Brian Wilson Disavows Trump’s Beach Boys Benefit in California
Brian Wilson and Al Jardine say they knew nothing of the high-priced Trump fundraiser being headlined by Mike Love’s touring Beach Boys until news reports.
Beach Boys Brian Wilson and Al Jardine are upset that the touring version of the group currently headed up by Mike Love will be headlining the campaign benefit.
“We have absolutely nothing to do with the Trump benefit today in Newport Beach. Zero,” Wilson and Jardine said through a spokesperson. “We didn’t even know about it and were very surprised to read about it in the Los Angeles Times.”
The Los Angeles Times reported Sunday morning that the Beach Boys would be the main attraction performing for the president and his supporters at the Orange County campaign event, with tickets ranging from $2,800 per donor to $150,000 a couple for co-chair status.
The group booked for the tony fundraiser is a licensed touring edition led by Love, who has appeared with Trump in the past.

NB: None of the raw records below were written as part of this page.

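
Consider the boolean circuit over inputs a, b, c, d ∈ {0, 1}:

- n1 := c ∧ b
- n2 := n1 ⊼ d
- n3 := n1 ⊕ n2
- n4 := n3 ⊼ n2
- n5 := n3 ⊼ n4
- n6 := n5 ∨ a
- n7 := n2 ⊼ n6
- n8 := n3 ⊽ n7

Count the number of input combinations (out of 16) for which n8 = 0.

n8 = n3 ⊽ n7 must be 0, so at least one of n3, n7 is 1.
Enumerating the 16 input combinations, 14 give n8 = 0 and 2 give n8 = 1.

14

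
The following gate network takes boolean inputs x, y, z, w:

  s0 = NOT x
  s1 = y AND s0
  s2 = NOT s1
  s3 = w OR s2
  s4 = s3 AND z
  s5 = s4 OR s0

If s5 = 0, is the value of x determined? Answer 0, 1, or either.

s5 = s4 OR s0 must be 0, so both s4 = 0 and s0 = 0.
Every assignment with s5 = 0 has x = 1; there are 4 such assignment(s).
  x=1, y=0, z=0, w=0
  x=1, y=0, z=0, w=1
  x=1, y=1, z=0, w=0
  x=1, y=1, z=0, w=1

1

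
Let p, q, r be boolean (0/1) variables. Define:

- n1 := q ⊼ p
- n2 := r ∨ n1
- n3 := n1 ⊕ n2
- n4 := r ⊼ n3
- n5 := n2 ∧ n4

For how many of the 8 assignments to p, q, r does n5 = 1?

n5 = n2 ∧ n4 must be 1, so both n2 = 1 and n4 = 1.
n2 = r ∨ n1 must be 1, so at least one of r, n1 is 1.
Enumerating the 8 input combinations, 6 give n5 = 1 and 2 give n5 = 0.

6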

Wilson and Jardine have toured together in recent years, also performing Beach Boys material but under Wilson’s name.
The last time all the surviving members performed together as the Beach Boys was for a 50th anniversary tour in 2012. After that, Love chose to continue touring with an un-reunited lineup under the Beach Boys’ name, for which he holds a license for concert purposes.

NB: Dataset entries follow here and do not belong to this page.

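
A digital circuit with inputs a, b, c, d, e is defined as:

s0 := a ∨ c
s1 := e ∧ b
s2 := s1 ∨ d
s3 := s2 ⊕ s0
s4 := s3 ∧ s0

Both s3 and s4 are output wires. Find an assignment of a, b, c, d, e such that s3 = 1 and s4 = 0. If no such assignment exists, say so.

Check with a=0 b=1 c=0 d=1 e=1:
s0 = a ∨ c = 0 ∨ 0 = 0
s1 = e ∧ b = 1 ∧ 1 = 1
s2 = s1 ∨ d = 1 ∨ 1 = 1
s3 = s2 ⊕ s0 = 1 ⊕ 0 = 1
s4 = s3 ∧ s0 = 1 ∧ 0 = 0
So s3 = 1 and s4 = 0.

a=0 b=1 c=0 d=1 e=1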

While some have been surprised that Trump would even visit as blue a state as California this close to the election, the Times’ article pointed to the huge potential cash haul the president is expected to reel in from today’s benefit, much needed as he trails Joe Biden badly in fundraising.
“Everyone assumes he’s going to go to battleground states,” Jon Fleischman, a former state GOP official, told the Times. “No one really thinks about how Orange County, California, is an ATM machine. So people are pretty excited.”

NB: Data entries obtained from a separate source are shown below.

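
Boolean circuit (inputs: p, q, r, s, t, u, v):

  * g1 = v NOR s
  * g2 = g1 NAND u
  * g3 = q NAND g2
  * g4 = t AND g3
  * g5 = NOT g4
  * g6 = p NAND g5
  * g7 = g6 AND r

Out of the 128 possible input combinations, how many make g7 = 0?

87

g7 = g6 AND r must be 0, so at least one of g6, r is 0.
Enumerating the 128 input combinations, 87 give g7 = 0 and 41 give g7 = 1.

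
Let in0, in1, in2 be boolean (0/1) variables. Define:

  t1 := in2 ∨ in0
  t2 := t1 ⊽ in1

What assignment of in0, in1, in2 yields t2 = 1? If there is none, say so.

t2 = t1 ⊽ in1 must be 1, so both t1 = 0 and in1 = 0.
t1 = in2 ∨ in0 must be 0, so both in2 = 0 and in0 = 0.
Check with in0=0, in1=0, in2=0:
t1 = in2 ∨ in0 = 0 ∨ 0 = 0
t2 = t1 ⊽ in1 = 0 ⊽ 0 = 1
So t2 = 1 as required.

in0=0, in1=0, in2=0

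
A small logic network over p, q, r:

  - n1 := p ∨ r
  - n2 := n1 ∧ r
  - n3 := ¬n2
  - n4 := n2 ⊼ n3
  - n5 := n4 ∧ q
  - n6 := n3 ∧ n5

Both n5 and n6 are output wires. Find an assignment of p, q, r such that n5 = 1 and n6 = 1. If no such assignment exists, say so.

p=1, q=1, r=0

Check with p=1, q=1, r=0:
n1 = p ∨ r = 1 ∨ 0 = 1
n2 = n1 ∧ r = 1 ∧ 0 = 0
n3 = ¬n2 = ¬0 = 1
n4 = n2 ⊼ n3 = 0 ⊼ 1 = 1
n5 = n4 ∧ q = 1 ∧ 1 = 1
n6 = n3 ∧ n5 = 1 ∧ 1 = 1
So n5 = 1 and n6 = 1.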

This isn’t the first instance of Wilson and Jardine distancing themselves from a controversial or politically divisive gig booked by Love’s edition of the Beach Boys.
In February, both Wilson and Jardine officially signed on to a Change.org petition urging a boycott of the touring Beach Boys, after Love and company booked a headlining gig at the Safari Club International Convention in Reno, Nevada, where noted safari hunting enthusiast Donald Trump Jr. was the keynote speaker.
“This organization supports trophy hunting, which both Al and I are emphatically opposed to,” Wilson said in a statement at the time. “There’s nothing we can do personally to stop the show, so please join us in signing the petition.”
In the past, Love has defended his support for Trump, and once posed for a thumbs-up photo with him with the Washington Monument in the background.
“I don’t have anything negative to say about the president of the USA,” Love had said in 2017, when Uncut magazine asked him. “We did attend the inauguration. His version of the Beach Boys headlined one of Trump’s inaugural balls. That was a moving experience. I understand there are so many factions and fractious things going on – the chips will fall where they may. But Donald Trump has never been anything but kind to us. We have known him for many a year. We’ve performed at some of his venues at fundraisers.”
Love has recently been doing drive-in-style concerts with actor John Stamos as a special guest. Bruce Johnston, who joined the Beach Boys in 1965, has also been performing with Love and is the other vet of the group to be part of the current touring lineup.